Accuracy is less relevant for an imbalanced classification problem.
Evaluating by a metric that represents the data better is important.

In [None]:
# function prints scores, mean and std
def display_scores(scores):
    print("Scores:", scores)
    print("Mean:", scores.mean())
    print("Standard deviation:", scores.std())

In [None]:
def display_evaluation(train, pred):
    print("Accuracy:", metrics.accuracy_score(train, pred))
    print("Confusion Matrix:\n", metrics.confusion_matrix(train, pred))
    print("Precision:", metrics.precision_score(train, pred))
    print("Recall:", metrics.recall_score(train, pred))
    print("F1 Score:", metrics.f1_score(train, pred))
    print("ROC AUC Score:", metrics.roc_auc_score(train, pred))

### KNN

In [None]:
# instantiate classifier
# default k=5
knn = KNeighborsClassifier()

In [None]:
# train the model on the training set
knn.fit(X_train_prepared, y_train)

In [None]:
# test on a few instances from training data
some_data = X_train.iloc[:10]
some_labels = y_train.iloc[:10]
some_data_prepared = full_pipeline.transform(some_data)
print("Predictions:", knn.predict(some_data_prepared))
print("Labels:", list(some_labels))

In [None]:
knn_pred_1 = knn.predict(X_train_prepared)

In [None]:
display_evaluation(y_train, knn_pred_1)

In [None]:
# instantiate KNN model using distance instead of uniform
# distance means closer instances have a larger weight
# uniform weighs all instances equally
# default k=5
knn = KNeighborsClassifier(weights="distance")

In [None]:
knn.fit(X_train_prepared, y_train)

In [226]:
# test on a few instances from training data
some_data = X_train.iloc[:10]
some_labels = y_train.iloc[:10]
some_data_prepared = full_pipeline.transform(some_data)
print("Predictions:", knn.predict(some_data_prepared))
print("Labels:", list(some_labels))

Predictions: [0 0 0 0 0 0 1 1 1 0]
Labels: [0, 0, 0, 0, 0, 0, 1, 1, 1, 0]


In [None]:
knn_pred_2 = knn.predict(X_train_prepared)

In [227]:
display_evaluation(y_train, knn_pred_2)

Accuracy: 0.9895289508225843
Confusion Matrix:
 [[63548   372]
 [  689 36718]]
Precision: 0.9899703424103532
Recall: 0.9815809875157057
F1 Score: 0.98575781575097
ROC AUC Score: 0.9878806063986538


> So far, the performance of the KNN model using distance weights instead of uniform
> drastically improved the results.
>
> We will test on another model and look for the best hyperparameters for most promising
> model.

> ### What is the Random Forest Classification Model?
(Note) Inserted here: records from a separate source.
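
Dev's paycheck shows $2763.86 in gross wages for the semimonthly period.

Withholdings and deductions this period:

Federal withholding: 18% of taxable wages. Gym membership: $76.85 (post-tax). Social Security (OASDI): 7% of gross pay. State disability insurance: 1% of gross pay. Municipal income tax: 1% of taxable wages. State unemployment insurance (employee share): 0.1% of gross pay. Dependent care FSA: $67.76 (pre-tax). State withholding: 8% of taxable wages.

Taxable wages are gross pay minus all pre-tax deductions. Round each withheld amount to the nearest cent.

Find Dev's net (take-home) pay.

$1667.43

Dependent care FSA: $67.76
Taxable wages = $2763.86 − $67.76 = $2696.10
Federal withholding: $2696.10 × 0.18 = $485.30
State withholding: $2696.10 × 0.08 = $215.69
Municipal income tax: $2696.10 × 0.01 = $26.96
State disability insurance: $2763.86 × 0.01 = $27.64
State unemployment insurance (employee share): $2763.86 × 0.001 = $2.76
Social Security (OASDI): $2763.86 × 0.07 = $193.47
Gym membership: $76.85
Total deductions = $67.76 + $485.30 + $215.69 + $26.96 + $27.64 + $2.76 + $193.47 + $76.85 = $1096.43
Net pay = $2763.86 − $1096.43 = $1667.43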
Forests are based on multiple decision trees, so it is vital to first understand how decision
trees work.

A decision tree is a non-linear model built by constructing many linear boundaries.
The tree works as a sequence of yes or no, true or false questions that progress down
the tree until reaching a predicted class. The data is split into nodes based on
feature values. This model is good for occasions when there is no single linear line that
can divide the data. Gini Impurity of a node represents the probability that a randomly chosen
sample would be incorrectly classified, so the goal is to reduce this as much as possible.
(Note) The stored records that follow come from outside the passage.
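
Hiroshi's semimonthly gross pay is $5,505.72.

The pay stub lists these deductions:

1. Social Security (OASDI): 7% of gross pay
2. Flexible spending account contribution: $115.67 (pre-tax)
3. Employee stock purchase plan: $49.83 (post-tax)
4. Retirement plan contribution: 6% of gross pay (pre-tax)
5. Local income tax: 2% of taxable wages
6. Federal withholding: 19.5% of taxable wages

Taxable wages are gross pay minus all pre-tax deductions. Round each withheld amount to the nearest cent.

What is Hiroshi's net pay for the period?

$3,536.65

Retirement plan contribution: $5,505.72 × 0.06 = $330.34
Flexible spending account contribution: $115.67
Pre-tax total = $330.34 + $115.67 = $446.01
Taxable wages = $5,505.72 − $446.01 = $5,059.71
Local income tax: $5,059.71 × 0.02 = $101.19
Federal withholding: $5,059.71 × 0.195 = $986.64
Social Security (OASDI): $5,505.72 × 0.07 = $385.40
Employee stock purchase plan: $49.83
Total deductions = $330.34 + $115.67 + $101.19 + $986.64 + $385.40 + $49.83 = $1,969.07
Net pay = $5,505.72 − $1,969.07 = $3,536.65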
Using a single decision tree could cause overfitting of the training data. For example,
a decision tree could create a leaf node (the predicted class) for each instance.
Using a forest could help generalize better to new data. The random forest model
samples random point and subsets of features when training. Then, the predictions are made
by averaging the predictions of each decision tree.